I have a home in Austin that I've been house hacking for a while. My tenants moved out and I am likely not going to be staying there. I figured at first I would rent it out, but once I ran the numbers I wasn't so sure.

The house has appreciated a lot (it's worth about 325K and I owe less than 60 on it) but my research suggests it would only rent for about 1800 a month.

While it would cashflow fine since I owe so little on it and my mortgage is low, it doesn't seem like a good return on equity. 

I'm not sure I'm looking at this in the right way, and I'm curious what others think.

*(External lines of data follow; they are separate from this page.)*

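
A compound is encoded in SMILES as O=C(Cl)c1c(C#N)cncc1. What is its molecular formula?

C7H3ClN2O

Heavy atoms from the SMILES: 7 C, 1 Cl, 2 N, 1 O.
Implicit hydrogens by atom environment:
  3 × C (aromatic): 1 H each → 3
  2 × C (aromatic): no H
  2 × C: no H
  1 × Cl: no H
  1 × N (aromatic): no H
  1 × N: no H
  1 × O: no H
  Total hydrogens = 3.
Molecular formula: C7H3ClN2O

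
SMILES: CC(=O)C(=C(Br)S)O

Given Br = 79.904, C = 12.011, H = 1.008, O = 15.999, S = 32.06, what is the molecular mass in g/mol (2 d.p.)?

Molecular formula: C4H5BrO2S.
M = 1×79.904 + 4×12.011 + 5×1.008 + 2×15.999 + 1×32.06 = 197.05 g/mol.

197.05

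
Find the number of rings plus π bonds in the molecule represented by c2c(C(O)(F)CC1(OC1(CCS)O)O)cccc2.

5

Molecular formula from the SMILES: C12H15FO4S.
DoU = (2C + 2 + N − H − X)/2 = (2·12 + 2 + 0 − 15 − 1)/2 = 10/2 = 5.
(Structurally: 2 ring(s) + 3 π bond(s) = 5.)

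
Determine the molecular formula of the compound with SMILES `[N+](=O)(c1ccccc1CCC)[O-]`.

C9H11NO2

Heavy atoms from the SMILES: 9 C, 1 N, 2 O.
Implicit hydrogens by atom environment:
  4 × C (aromatic): 1 H each → 4
  2 × C: 2 H each → 4
  2 × C (aromatic): no H
  1 × C: 3 H
  1 × N (charge +1): no H
  1 × O: no H
  1 × O (charge -1): no H
  Total hydrogens = 11.
Molecular formula: C9H11NO2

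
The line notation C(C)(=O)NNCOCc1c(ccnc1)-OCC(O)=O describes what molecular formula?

Heavy atoms from the SMILES: 11 C, 3 N, 5 O.
Implicit hydrogens by atom environment:
  4 × O: no H
  3 × C: 2 H each → 6
  3 × C (aromatic): 1 H each → 3
  2 × C (aromatic): no H
  2 × C: no H
  2 × N: 1 H each → 2
  1 × C: 3 H
  1 × N (aromatic): no H
  1 × O: 1 H
  Total hydrogens = 15.
Molecular formula: C11H15N3O5

C11H15N3O5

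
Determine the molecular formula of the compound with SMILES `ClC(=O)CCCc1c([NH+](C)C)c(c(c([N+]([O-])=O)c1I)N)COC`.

Heavy atoms from the SMILES: 14 C, 1 Cl, 1 I, 3 N, 4 O.
Implicit hydrogens by atom environment:
  6 × C (aromatic): no H
  4 × C: 2 H each → 8
  3 × C: 3 H each → 9
  3 × O: no H
  1 × C: no H
  1 × Cl: no H
  1 × I: no H
  1 × N: 2 H
  1 × N (charge +1): 1 H
  1 × N (charge +1): no H
  1 × O (charge -1): no H
  Total hydrogens = 20.
Net charge +1.
Molecular formula: C14H20ClIN3O4+

C14H20ClIN3O4+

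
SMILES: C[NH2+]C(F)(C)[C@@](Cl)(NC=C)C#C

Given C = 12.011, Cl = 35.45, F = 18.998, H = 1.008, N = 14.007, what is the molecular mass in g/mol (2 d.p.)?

Molecular formula: C8H13ClFN2+.
M = 8×12.011 + 1×35.45 + 1×18.998 + 13×1.008 + 2×14.007 = 191.65 g/mol.

191.65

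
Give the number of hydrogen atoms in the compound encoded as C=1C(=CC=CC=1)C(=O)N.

7

Hydrogens are implicit in SMILES; fill each atom to its normal valence:
  5 × C (aromatic): 1 H each → 5
  1 × C (aromatic): no H
  1 × C: no H
  1 × N: 2 H
  1 × O: no H
  Total hydrogens = 7.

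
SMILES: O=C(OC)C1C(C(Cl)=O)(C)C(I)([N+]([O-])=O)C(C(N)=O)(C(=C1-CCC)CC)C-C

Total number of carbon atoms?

The symbol for carbon appears 18 times in the SMILES. (Cl is a single chlorine, not C + l.)

18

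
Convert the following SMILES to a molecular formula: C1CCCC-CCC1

C8H16

Heavy atoms from the SMILES: 8 C.
Implicit hydrogens by atom environment:
  8 × C: 2 H each → 16
  Total hydrogens = 16.
Molecular formula: C8H16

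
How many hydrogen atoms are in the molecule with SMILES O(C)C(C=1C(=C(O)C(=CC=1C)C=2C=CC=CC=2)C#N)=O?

13

Hydrogens are implicit in SMILES; fill each atom to its normal valence:
  6 × C (aromatic): 1 H each → 6
  6 × C (aromatic): no H
  2 × C: 3 H each → 6
  2 × C: no H
  2 × O: no H
  1 × N: no H
  1 × O: 1 H
  Total hydrogens = 13.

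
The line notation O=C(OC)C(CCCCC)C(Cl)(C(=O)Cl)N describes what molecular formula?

C10H17Cl2NO3

Heavy atoms from the SMILES: 10 C, 2 Cl, 1 N, 3 O.
Implicit hydrogens by atom environment:
  4 × C: 2 H each → 8
  3 × C: no H
  3 × O: no H
  2 × C: 3 H each → 6
  2 × Cl: no H
  1 × C: 1 H
  1 × N: 2 H
  Total hydrogens = 17.
Molecular formula: C10H17Cl2NO3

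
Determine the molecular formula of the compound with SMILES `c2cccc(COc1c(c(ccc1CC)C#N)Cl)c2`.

C16H14ClNO

Heavy atoms from the SMILES: 16 C, 1 Cl, 1 N, 1 O.
Implicit hydrogens by atom environment:
  7 × C (aromatic): 1 H each → 7
  5 × C (aromatic): no H
  2 × C: 2 H each → 4
  1 × C: 3 H
  1 × C: no H
  1 × Cl: no H
  1 × N: no H
  1 × O: no H
  Total hydrogens = 14.
Molecular formula: C16H14ClNO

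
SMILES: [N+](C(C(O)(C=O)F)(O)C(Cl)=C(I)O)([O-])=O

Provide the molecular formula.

Heavy atoms from the SMILES: 5 C, 1 Cl, 1 F, 1 I, 1 N, 6 O.
Implicit hydrogens by atom environment:
  4 × C: no H
  3 × O: 1 H each → 3
  2 × O: no H
  1 × C: 1 H
  1 × Cl: no H
  1 × F: no H
  1 × I: no H
  1 × N (charge +1): no H
  1 × O (charge -1): no H
  Total hydrogens = 4.
Molecular formula: C5H4ClFINO6

C5H4ClFINO6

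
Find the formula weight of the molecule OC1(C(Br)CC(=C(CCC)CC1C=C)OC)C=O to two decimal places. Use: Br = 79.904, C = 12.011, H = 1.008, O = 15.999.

317.22

Molecular formula: C14H21BrO3.
M = 1×79.904 + 14×12.011 + 21×1.008 + 3×15.999 = 317.22 g/mol.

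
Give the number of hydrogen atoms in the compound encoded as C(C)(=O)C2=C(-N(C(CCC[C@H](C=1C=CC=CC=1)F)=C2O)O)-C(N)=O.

Hydrogens are implicit in SMILES; fill each atom to its normal valence:
  5 × C (aromatic): 1 H each → 5
  5 × C (aromatic): no H
  3 × C: 2 H each → 6
  2 × C: no H
  2 × O: 1 H each → 2
  2 × O: no H
  1 × C: 3 H
  1 × C: 1 H
  1 × F: no H
  1 × N: 2 H
  1 × N (aromatic): no H
  Total hydrogens = 19.

19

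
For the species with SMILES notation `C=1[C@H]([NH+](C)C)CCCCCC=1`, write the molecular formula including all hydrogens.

Heavy atoms from the SMILES: 10 C, 1 N.
Implicit hydrogens by atom environment:
  5 × C: 2 H each → 10
  3 × C: 1 H each → 3
  2 × C: 3 H each → 6
  1 × N (charge +1): 1 H
  Total hydrogens = 20.
Net charge +1.
Molecular formula: C10H20N+

C10H20N+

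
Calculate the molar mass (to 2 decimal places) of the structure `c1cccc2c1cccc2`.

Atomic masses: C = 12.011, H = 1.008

128.17

Molecular formula: C10H8.
M = 10×12.011 + 8×1.008 = 128.17 g/mol.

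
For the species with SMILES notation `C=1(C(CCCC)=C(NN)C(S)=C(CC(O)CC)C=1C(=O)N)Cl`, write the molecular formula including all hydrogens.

Heavy atoms from the SMILES: 15 C, 1 Cl, 3 N, 2 O, 1 S.
Implicit hydrogens by atom environment:
  6 × C (aromatic): no H
  5 × C: 2 H each → 10
  2 × C: 3 H each → 6
  2 × N: 2 H each → 4
  1 × C: 1 H
  1 × C: no H
  1 × Cl: no H
  1 × N: 1 H
  1 × O: 1 H
  1 × O: no H
  1 × S: 1 H
  Total hydrogens = 24.
Molecular formula: C15H24ClN3O2S

C15H24ClN3O2S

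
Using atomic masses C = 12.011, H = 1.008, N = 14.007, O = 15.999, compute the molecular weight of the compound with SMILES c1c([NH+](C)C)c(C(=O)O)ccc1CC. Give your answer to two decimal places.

194.25

Molecular formula: C11H16NO2+.
M = 11×12.011 + 16×1.008 + 1×14.007 + 2×15.999 = 194.25 g/mol.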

Does it make sense to get such a low return on equity in hopes of more appreciation, or should I cash out and invest in properties with a better rent/price ratio?

Thanks in advance! 

Most Popular Reply

User Stats

512
Posts
290
Votes
Will Pritchett
  • Rental Property Investor
  • San Antonio, TX
290
Votes |
512
Posts
Will Pritchett
  • Rental Property Investor
  • San Antonio, TX
Replied

@Phil Jones this is a great question and a great problem to have!  I think a lot of this comes back to what your overall goals are.  I think if you just want one rental and want to pay it off, you are very close.  However if you want to grow your portfolio and scale (and don't abhor debt) you have some great seed money there.  If you've lived there for two years, a sale should bring you tax free gains which are pretty hard to find anywhere.

We are in San Antonio and although not far geographically, our market is very different from yours. We have been repositioning our portfolio a bit and have sold some houses that had appreciated and were not cash-flowing as well as some lower priced rentals we had. We had too much "dead equity" and decided to buy more 100-160K ARV houses that would cash flow much better. We know that we may not see the same appreciation on these but we are focused primarily on cash flow at this point in our business. These lower priced houses rent very quickly and we have had great luck finding quality tenants for them. So for my strategy, I'd sell and redeploy the equity. But that may not be the move for you. Just my two cents. I just posted a blog on BP about how I am leaning towards either maximum leverage or paying off properties but avoiding that place where I am in the middle with "dead equity". I'd love to get your thoughts on the blog if you're interested. It may spark some ideas regarding your awesome dilemma. Congratulations on finding yourself in this predicament of having "too much equity".